As parents, however, we can assume total responsibility for their emotional health only at the expense of our own. Kids are notoriously fickle worriers. They drop anxiety bombs like “I’m failing math” on their mothers. We spend most of the night studying quadratic equations and the next afternoon locating a tutor, only to have them say a day later, “Tutor? Oh, I don’t need one. She curved the test.”

Common sense suggests to me that our children are better served in their progress toward maturity by seeing real adults leading reasonably adult lives. Adults do not have lengthy conversations in the evening about associative and distributive math properties. They learned the location of the Cape of Good Hope years ago and perhaps can get on with adult thoughts about the plight of South Africa. They read their home readers in 1952 and now can indulge themselves in the Sunday New York Times or the new John Trenhaile thriller. They wrote their own papers in 1962 and now earn money, not grades, with the skill they learned. They met each other in college, and while the kids are busy with their homework, they would like to get reacquainted.

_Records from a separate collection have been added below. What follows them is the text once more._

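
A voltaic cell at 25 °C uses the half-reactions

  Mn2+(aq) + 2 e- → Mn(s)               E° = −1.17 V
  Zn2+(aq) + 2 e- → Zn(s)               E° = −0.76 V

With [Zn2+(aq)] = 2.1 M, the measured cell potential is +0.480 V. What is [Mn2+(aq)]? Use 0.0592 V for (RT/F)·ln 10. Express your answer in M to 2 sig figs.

0.0091 M

The Zn²⁺/Zn couple has the larger reduction potential, so it is the cathode: E°cell = −0.76 − (−1.17) = +0.41 V and n = 2.
Rearranging E = E° − (0.0592/n)·log Q gives log Q = 2(+0.41 − (+0.480))/0.0592 = −2.365.
For Zn2+(aq) + Mn(s) → Zn(s) + Mn2+(aq), the reaction quotient is Q = [Mn2+(aq)] / [Zn2+(aq)].
Substituting the known concentrations and solving, log [Mn2+(aq)] = −2.043 and [Mn2+(aq)] = 0.0091 M.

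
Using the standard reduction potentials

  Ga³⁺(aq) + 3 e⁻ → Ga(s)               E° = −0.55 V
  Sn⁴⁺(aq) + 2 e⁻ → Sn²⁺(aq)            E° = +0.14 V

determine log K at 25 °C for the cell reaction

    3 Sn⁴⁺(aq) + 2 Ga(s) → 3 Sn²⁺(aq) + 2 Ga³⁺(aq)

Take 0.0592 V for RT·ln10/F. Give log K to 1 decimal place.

The Sn⁴⁺/Sn²⁺ couple is reduced (cathode); E°cell = +0.14 − (−0.55) = +0.69 V with n = 6.
At equilibrium E = 0, so log K = nE°cell / 0.0592 = (6)(+0.69) / 0.0592 = 69.9.

log K = 69.9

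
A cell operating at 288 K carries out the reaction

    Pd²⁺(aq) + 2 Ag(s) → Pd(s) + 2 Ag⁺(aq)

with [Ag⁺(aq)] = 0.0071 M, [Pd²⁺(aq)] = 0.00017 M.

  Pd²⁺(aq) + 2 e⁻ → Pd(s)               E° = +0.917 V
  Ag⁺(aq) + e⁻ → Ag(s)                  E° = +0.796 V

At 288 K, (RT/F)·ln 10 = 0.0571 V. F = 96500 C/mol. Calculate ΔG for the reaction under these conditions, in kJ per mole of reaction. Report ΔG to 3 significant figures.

E°cell = +0.917 − (+0.796) = +0.121 V; the balanced reaction transfers n = 2 electrons.
The reaction quotient is [Ag⁺(aq)]^2 / [Pd²⁺(aq)] = 0.297; by Nernst, E = +0.121 − (0.0571/2)(−0.528) = +0.1361 V.
ΔG = −nFE = −(2)(96500)(+0.1361) J/mol = −26.3 kJ/mol.

−26.3 kJ/mol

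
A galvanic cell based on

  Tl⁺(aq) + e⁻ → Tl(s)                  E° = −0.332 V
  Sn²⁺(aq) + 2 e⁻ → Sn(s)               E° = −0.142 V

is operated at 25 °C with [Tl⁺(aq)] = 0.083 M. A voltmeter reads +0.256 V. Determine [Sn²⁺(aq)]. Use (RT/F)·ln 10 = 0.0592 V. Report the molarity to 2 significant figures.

With Sn²⁺/Sn at the cathode and Tl⁺/Tl at the anode, E°cell = −0.142 − (−0.332) = +0.190 V (n = 2).
Rearranging E = E° − (0.0592/n)·log Q gives log Q = 2(+0.190 − (+0.256))/0.0592 = −2.230.
The balanced reaction is Sn²⁺(aq) + 2 Tl(s) → Sn(s) + 2 Tl⁺(aq), so Q = [Tl⁺(aq)]^2 / [Sn²⁺(aq)].
Substituting the known concentrations and solving, log [Sn²⁺(aq)] = 0.068 and [Sn²⁺(aq)] = 1.2 M.

1.2 M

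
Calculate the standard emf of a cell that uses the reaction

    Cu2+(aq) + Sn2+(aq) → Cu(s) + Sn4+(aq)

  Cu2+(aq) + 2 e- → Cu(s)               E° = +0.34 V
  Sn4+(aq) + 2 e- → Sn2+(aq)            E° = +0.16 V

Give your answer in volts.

+0.18 V

Cu2+(aq) gains electrons, so the Cu²⁺/Cu couple is the cathode; the Sn⁴⁺/Sn²⁺ couple is the anode.
E°cell = E°(cathode) − E°(anode) = +0.34 − (+0.16) = +0.18 V.
The positive value indicates the reaction is spontaneous as written.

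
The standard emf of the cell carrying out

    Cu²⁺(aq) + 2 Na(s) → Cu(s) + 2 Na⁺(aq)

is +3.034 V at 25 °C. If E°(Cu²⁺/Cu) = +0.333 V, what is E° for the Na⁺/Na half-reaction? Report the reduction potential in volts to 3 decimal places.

In the reaction as written the Cu²⁺/Cu couple is reduced (cathode) and Na⁺/Na is oxidized (anode), so E°cell = E°(Cu²⁺/Cu) − E°(Na⁺/Na).
E°(Na⁺/Na) = E°(cathode) − E°cell = +0.333 − (+3.034) = −2.701 V.

−2.701 V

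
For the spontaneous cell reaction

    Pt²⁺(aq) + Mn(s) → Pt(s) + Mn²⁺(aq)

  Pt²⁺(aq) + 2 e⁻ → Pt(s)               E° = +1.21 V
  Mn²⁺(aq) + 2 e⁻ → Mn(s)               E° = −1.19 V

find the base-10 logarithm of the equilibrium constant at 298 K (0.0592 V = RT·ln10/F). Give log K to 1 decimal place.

log K = 81.1

The Pt²⁺/Pt couple is reduced (cathode); E°cell = +1.21 − (−1.19) = +2.40 V with n = 2.
At equilibrium E = 0, so log K = nE°cell / 0.0592 = (2)(+2.40) / 0.0592 = 81.1.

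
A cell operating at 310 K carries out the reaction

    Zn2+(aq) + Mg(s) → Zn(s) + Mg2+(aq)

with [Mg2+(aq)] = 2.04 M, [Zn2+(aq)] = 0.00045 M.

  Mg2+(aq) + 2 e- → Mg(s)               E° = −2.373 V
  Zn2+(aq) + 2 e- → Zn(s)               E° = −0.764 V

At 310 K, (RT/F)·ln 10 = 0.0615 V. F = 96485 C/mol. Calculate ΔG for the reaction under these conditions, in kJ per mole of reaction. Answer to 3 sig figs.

−289 kJ/mol

E°cell = −0.764 − (−2.373) = +1.609 V; the balanced reaction transfers n = 2 electrons.
Q = [Mg2+(aq)] / [Zn2+(aq)] = 4.53×10^3, so log Q = 3.656 and E = +1.609 − (0.0615/2)(3.656) = +1.4966 V.
Then ΔG = −nFE = −2 × 96485 × +1.4966 J/mol = −289 kJ/mol.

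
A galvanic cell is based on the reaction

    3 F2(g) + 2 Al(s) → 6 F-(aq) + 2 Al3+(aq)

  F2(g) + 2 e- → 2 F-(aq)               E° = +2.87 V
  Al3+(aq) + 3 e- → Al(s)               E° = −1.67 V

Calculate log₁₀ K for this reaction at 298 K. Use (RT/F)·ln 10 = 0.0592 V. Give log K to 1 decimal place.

log K = 460.1

The F₂/F⁻ couple is reduced (cathode); E°cell = +2.87 − (−1.67) = +4.54 V with n = 6.
At equilibrium E = 0, so log K = nE°cell / 0.0592 = (6)(+4.54) / 0.0592 = 460.1.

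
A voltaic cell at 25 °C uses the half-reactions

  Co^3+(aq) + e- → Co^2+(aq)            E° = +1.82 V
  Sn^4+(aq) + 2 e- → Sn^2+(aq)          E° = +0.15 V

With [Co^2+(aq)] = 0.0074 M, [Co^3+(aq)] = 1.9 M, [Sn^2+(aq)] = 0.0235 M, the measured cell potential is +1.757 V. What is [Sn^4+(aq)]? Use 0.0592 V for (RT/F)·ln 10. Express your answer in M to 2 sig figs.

Co³⁺/Co²⁺ is the cathode (higher E°); E°cell = +1.82 − (+0.15) = +1.67 V with n = 2.
Since E = E° − (0.0592/n)·log Q, log Q = n(E° − E)/0.0592 = −2.939.
The balanced reaction is 2 Co^3+(aq) + Sn^2+(aq) → 2 Co^2+(aq) + Sn^4+(aq), so Q = ([Co^2+(aq)]^2·[Sn^4+(aq)]) / ([Co^3+(aq)]^2·[Sn^2+(aq)]).
Substituting the known concentrations and solving, log [Sn^4+(aq)] = 0.251 and [Sn^4+(aq)] = 1.8 M.

1.8 M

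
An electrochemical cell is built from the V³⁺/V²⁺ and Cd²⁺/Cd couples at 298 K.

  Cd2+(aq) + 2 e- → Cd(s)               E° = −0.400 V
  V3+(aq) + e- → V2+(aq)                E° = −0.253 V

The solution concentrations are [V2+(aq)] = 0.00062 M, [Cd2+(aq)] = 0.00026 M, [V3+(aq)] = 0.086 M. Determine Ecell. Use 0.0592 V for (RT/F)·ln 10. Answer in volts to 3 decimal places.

Since E°(V³⁺/V²⁺) > E°(Cd²⁺/Cd), V³⁺/V²⁺ serves as the cathode.
E°cell = −0.253 − (−0.400) = +0.147 V, with n = 2 electrons transferred.
Balancing gives 2 V3+(aq) + Cd(s) → 2 V2+(aq) + Cd2+(aq); hence Q = ([V2+(aq)]^2·[Cd2+(aq)]) / [V3+(aq)]^2 = 1.35×10^−8 (log Q = −7.869).
By the Nernst equation, E = +0.147 − (0.0592/2)·(−7.869) = +0.380 V.

+0.380 V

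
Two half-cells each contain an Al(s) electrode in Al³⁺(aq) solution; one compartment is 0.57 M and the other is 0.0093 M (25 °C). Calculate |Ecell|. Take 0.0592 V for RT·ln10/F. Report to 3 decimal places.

For a concentration cell E°cell = 0, since both electrodes use the same couple.
The compartment with the higher Al³⁺(aq) concentration (0.57 M) acts as the cathode; ions are reduced there and produced at the dilute (0.0093 M) anode.
With n = 3, Ecell = −(0.0592/3)·log([dilute]/[conc]) = −(0.0592/3)·log(0.0093/0.57) = +0.035 V.

0.035 V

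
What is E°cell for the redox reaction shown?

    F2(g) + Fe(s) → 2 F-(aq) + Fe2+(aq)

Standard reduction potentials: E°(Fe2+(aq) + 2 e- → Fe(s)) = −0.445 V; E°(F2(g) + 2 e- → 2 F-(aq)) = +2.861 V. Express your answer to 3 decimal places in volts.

In the reaction as written, F2(g) is reduced (cathode) and Fe2+(aq) is produced by oxidation at the anode.
E°cell = E°(cathode) − E°(anode) = +2.861 − (−0.445) = +3.306 V.
The positive value indicates the reaction is spontaneous as written.

+3.306 V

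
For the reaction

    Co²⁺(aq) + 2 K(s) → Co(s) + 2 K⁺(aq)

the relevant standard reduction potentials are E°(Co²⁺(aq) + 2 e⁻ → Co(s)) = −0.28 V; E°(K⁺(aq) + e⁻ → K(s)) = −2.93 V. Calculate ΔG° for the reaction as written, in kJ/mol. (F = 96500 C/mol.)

In the reaction as written Co²⁺(aq) is reduced, so the Co²⁺/Co couple is the cathode and K⁺/K is the anode.
E°cell = −0.28 − (−2.93) = +2.65 V; balancing electrons gives n = 2.
ΔG° = −nFE°cell = −(2)(96500)(+2.65) J/mol = −511 kJ/mol.

−511 kJ/mol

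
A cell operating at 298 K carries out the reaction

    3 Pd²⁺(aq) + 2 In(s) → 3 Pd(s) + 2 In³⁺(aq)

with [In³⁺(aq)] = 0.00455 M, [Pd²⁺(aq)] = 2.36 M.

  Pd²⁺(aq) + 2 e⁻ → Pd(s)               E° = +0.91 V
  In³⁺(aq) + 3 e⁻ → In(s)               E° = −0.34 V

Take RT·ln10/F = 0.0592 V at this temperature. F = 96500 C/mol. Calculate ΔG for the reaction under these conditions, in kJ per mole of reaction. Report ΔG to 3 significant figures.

−757 kJ/mol

With Pd²⁺/Pd reduced at the cathode, E°cell = +0.91 − (−0.34) = +1.25 V and n = 6.
The reaction quotient is [In³⁺(aq)]^2 / [Pd²⁺(aq)]^3 = 1.58×10^−6; by Nernst, E = +1.25 − (0.0592/6)(−5.803) = +1.3073 V.
ΔG = −nFE = −(6)(96500)(+1.3073) J/mol = −757 kJ/mol.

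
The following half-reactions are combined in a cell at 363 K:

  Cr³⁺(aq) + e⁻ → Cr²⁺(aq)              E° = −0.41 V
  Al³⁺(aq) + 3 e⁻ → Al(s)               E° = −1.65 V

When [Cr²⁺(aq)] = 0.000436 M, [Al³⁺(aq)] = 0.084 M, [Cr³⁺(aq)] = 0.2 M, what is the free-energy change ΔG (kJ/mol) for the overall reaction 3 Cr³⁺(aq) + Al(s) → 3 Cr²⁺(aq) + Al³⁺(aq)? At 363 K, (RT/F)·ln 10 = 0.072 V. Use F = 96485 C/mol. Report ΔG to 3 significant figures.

−422 kJ/mol

The standard cell potential is −0.41 − (−1.65) = +1.24 V, with n = 3 electrons in the balanced equation.
The reaction quotient is ([Cr²⁺(aq)]^3·[Al³⁺(aq)]) / [Cr³⁺(aq)]^3 = 8.7×10^−10; by Nernst, E = +1.24 − (0.072/3)(−9.060) = +1.4574 V.
ΔG = −nFE = −(3)(96485)(+1.4574) J/mol = −422 kJ/mol.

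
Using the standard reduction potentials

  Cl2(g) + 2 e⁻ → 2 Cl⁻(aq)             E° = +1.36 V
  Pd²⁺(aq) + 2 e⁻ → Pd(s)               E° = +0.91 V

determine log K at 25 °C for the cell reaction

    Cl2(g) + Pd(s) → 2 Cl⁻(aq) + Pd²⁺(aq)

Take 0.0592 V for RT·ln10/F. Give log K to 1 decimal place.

The Cl₂/Cl⁻ couple is reduced (cathode); E°cell = +1.36 − (+0.91) = +0.45 V with n = 2.
At equilibrium E = 0, so log K = nE°cell / 0.0592 = (2)(+0.45) / 0.0592 = 15.2.

log K = 15.2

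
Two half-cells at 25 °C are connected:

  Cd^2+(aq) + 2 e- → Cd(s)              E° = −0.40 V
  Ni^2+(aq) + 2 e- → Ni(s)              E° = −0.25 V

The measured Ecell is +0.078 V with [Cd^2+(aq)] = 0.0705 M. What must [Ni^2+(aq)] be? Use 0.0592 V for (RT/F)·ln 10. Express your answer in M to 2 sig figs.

0.00026 M

With Ni²⁺/Ni at the cathode and Cd²⁺/Cd at the anode, E°cell = −0.25 − (−0.40) = +0.15 V (n = 2).
From the Nernst equation, log Q = n(E° − E)/0.0592 = 2·(+0.15 − (+0.078))/0.0592 = 2.432.
Balancing electrons gives Ni^2+(aq) + Cd(s) → Ni(s) + Cd^2+(aq); thus Q = [Cd^2+(aq)] / [Ni^2+(aq)].
Isolating [Ni^2+(aq)] in Q = 10^{2.432} yields log [Ni^2+(aq)] = −3.584, i.e. 0.00026 M.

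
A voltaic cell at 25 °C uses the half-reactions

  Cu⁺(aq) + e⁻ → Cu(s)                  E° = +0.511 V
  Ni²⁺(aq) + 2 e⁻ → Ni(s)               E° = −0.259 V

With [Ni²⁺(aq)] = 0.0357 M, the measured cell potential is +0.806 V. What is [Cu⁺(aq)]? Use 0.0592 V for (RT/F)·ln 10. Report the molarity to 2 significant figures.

The Cu⁺/Cu couple has the larger reduction potential, so it is the cathode: E°cell = +0.511 − (−0.259) = +0.770 V and n = 2.
From the Nernst equation, log Q = n(E° − E)/0.0592 = 2·(+0.770 − (+0.806))/0.0592 = −1.216.
The balanced reaction is 2 Cu⁺(aq) + Ni(s) → 2 Cu(s) + Ni²⁺(aq), so Q = [Ni²⁺(aq)] / [Cu⁺(aq)]^2.
Isolating [Cu⁺(aq)] in Q = 10^{−1.216} yields log [Cu⁺(aq)] = −0.116, i.e. 0.77 M.

0.77 M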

If we are always supplying our children with creative ideas, instant answers, library books, and an overlay of presumably superior adult effort, we are denying them the pleasure of discovery and serendipitous sidetracks so essential to intellectual development. We are also shielding them from honest assessments of their own work at a time in their lives when learning from mistakes is less costly.

But common sense in child rearing is as uncommon as consistency. I still sometimes lie awake worrying more about the concluding sentence for William’s third-grade paragraph on snakes than I worry about the lead on my own article. Jack is a sophomore in boarding school, so I’m out of his academic efforts cold turkey. Drew, the fourteen-year-old, relieved me of his homework duties in the spring of the sixth grade, after I became maniacally obsessed with getting him organized. “When your mother buys a hole-puncher, you’re in trouble,” he groans.

During a recent exhibition of kites at our local library, the kitemaker was asked by an adult in the audience, “But how do you make a kite fly?”

“You can’t,” said the kitemaker with a mischievous grin, knowing that her audience is accustomed to control.

Nor can we make our children fly, even with nagging, prodding, and a dozen fix-it clinics for study skills and time management. We can adjust the harnessing and add longer tails, but if they fly at all, they will be borne aloft on mysterious winds that we can neither control nor predict.